In less than a month Bailee has regrown all his head feathers and gone from this










to this









No more Mr Baldy! Feeling good about himself he decided to try flirting with Cookie...








When he looks that ..... erm ...... cool, hard to see why she always gets cranky with him



















Cookie's much too pretty for you i think Bailee.



























What about when i smile?









No?? *sulks*


----------



## Laura (Jul 30, 2007)

awww Mr Bailee is no more Mr Baldy thats great he is back to his old handsome self , Cookie you should give him a break...hehe Bailee is looking all handsome again


----------



## Plukie (Aug 26, 2007)

I love Bailee!! That second photo of him with his new feathers really mad me laugh. He's looking so pleased with himself. Cookie, you could do a lot worse you know.....Bailee is a handsome boy!!

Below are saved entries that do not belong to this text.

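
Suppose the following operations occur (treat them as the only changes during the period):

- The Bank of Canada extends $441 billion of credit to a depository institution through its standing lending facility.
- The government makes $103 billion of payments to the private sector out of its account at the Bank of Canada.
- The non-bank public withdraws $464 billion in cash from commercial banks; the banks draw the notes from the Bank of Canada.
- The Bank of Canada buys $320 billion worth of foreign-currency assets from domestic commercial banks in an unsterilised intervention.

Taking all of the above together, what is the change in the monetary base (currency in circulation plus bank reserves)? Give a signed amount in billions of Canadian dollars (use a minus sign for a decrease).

Discount-window loan $441 billion: Bank of Canada balance sheet expands → +$441B.
Government spending $103 billion: a non-base liability converts back to reserves → +$103B.
Currency withdrawal $464 billion: just a shift between currency and reserves — both are base money → 0.
FX purchase $320 billion: Bank of Canada balance sheet expands → +$320B.
Net: 441 + 103 + 0 + 320 = +$864 billion.

+$864 billion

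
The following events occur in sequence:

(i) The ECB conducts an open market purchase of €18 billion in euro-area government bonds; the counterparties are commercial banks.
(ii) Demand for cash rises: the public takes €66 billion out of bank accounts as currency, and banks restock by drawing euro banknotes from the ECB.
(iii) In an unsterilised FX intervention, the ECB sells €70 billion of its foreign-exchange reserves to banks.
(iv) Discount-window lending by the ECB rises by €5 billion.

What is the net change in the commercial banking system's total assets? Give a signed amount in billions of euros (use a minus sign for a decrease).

-€61 billion

ECB balance sheet:
  Assets:      Securities +€18B, Loans to banks +€5B, Foreign assets −€70B
  Liabilities: Bank reserves −€113B, Currency in circulation +€66B
Commercial banking system:
  Assets:      Reserves at CB −€113B, Securities −€18B, Foreign assets +€70B
  Liabilities: Checkable deposits −€66B, Borrowings from CB +€5B
Change in total bank assets = -€61 billion.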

Are they a pair Bea? I mean, are you trying to breed them or are they just good friends.


----------



## birdieness (Jul 28, 2007)

Aww mr.bailee is looking like mr.good lookin now =)


----------



## Aly (Jul 30, 2007)

He was cute with or without the feathers..lol! Glad he's back to his gorgeous silly self!


----------



## Bea (Jul 26, 2007)

Plukie said:


> Are they a pair Bea? I mean, are you trying to breed them or are they just good friends.


They're just good friends, and if they try to be more than that their mean mummy will separate them.


----------